Bank of Canada head Tiff Macklem will attend the Jackson Hole symposium, but he is not scheduled to speak. As such, USD/CAD will react only on changes in the Fed's monetary policy.

In terms of positioning, net long positions in CAD increased during the reporting week by 445 million to +2.092 billion. But the settlement price has not fallen below the long-term average, which means that financial flows are still in favor of dollar, not the loonie.

USD/CAD continues to trade in a range, but the direction is upward. The nearest target is the local high of 1.3222, followed by the resistance area of 1.3280/3330. The probability of declining to the local low of 1.2725 is minimal.

USD/JPY

Consumer inflation in Japan reached 2.4%, which is high for the country, but low compared to global trends. Core inflation is only 1.2%, well below the 2% target set by the Bank of Japan. This means that there are no objective reasons for adjusting the BoJ's monetary policy.

Inflation expectations will adjust only after the release of the inflation index in Tokyo. The index has been rising for 11 consecutive months and has outperformed the national inflation rate. In July, the index stood at 2.3%, the highest since 2013. Now, the forecast is even higher at 2.7% and 2.5% for the core index.

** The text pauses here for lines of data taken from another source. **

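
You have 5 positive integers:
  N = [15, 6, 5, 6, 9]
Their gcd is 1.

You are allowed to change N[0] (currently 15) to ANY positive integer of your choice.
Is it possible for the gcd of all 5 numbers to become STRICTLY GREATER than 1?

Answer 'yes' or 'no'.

Current gcd = 1
gcd of all OTHER numbers (without N[0]=15): gcd([6, 5, 6, 9]) = 1
The new gcd after any change is gcd(1, new_value).
This can be at most 1.
Since 1 = old gcd 1, the gcd can only stay the same or decrease.

Answer: no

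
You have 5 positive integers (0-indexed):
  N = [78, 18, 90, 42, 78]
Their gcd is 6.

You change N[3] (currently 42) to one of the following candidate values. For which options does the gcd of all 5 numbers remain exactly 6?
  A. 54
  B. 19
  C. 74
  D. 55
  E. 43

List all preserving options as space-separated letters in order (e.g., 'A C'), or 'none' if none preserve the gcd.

Old gcd = 6; gcd of others (without N[3]) = 6
New gcd for candidate v: gcd(6, v). Preserves old gcd iff gcd(6, v) = 6.
  Option A: v=54, gcd(6,54)=6 -> preserves
  Option B: v=19, gcd(6,19)=1 -> changes
  Option C: v=74, gcd(6,74)=2 -> changes
  Option D: v=55, gcd(6,55)=1 -> changes
  Option E: v=43, gcd(6,43)=1 -> changes

Answer: A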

Most likely, the Treasury will continue to throw bonds on the market to support liquidity, but the volume will be relatively small. At most, it will be £ 500 billion with maturities from 15.5 to 39 years, which will not have a significant impact on the rate of yen.

Talking about positioning, net short positions on JPY rose during the reporting week by 374 million to -2.691 billion. Although the trend was interrupted, it is not clear whether the current move is a reversal or only a slight correction. After all, the estimated price is near the long-term average and there is no clear direction.

The most likely scenario in the current conditions is range trading. A breakdown of the local high of 139.40 is unlikely, as it will mean another speculative attack on the yen. As long as the yield on 10-year bonds is below 0.250%, the Bank of Japan will not intervene.

Depending on the position of the Fed, there may be a shift in expectations, which will either lead to an increase in demand for defensive assets, or, conversely, to a decrease in demand. In a calm market, USD/JPY growth is unlikely because the real yield of assets denominated in yen is higher than that of dollar due to relatively low inflation. Expect trading in the range, the upper limit of which is 137.50, while the lower one is 131.70.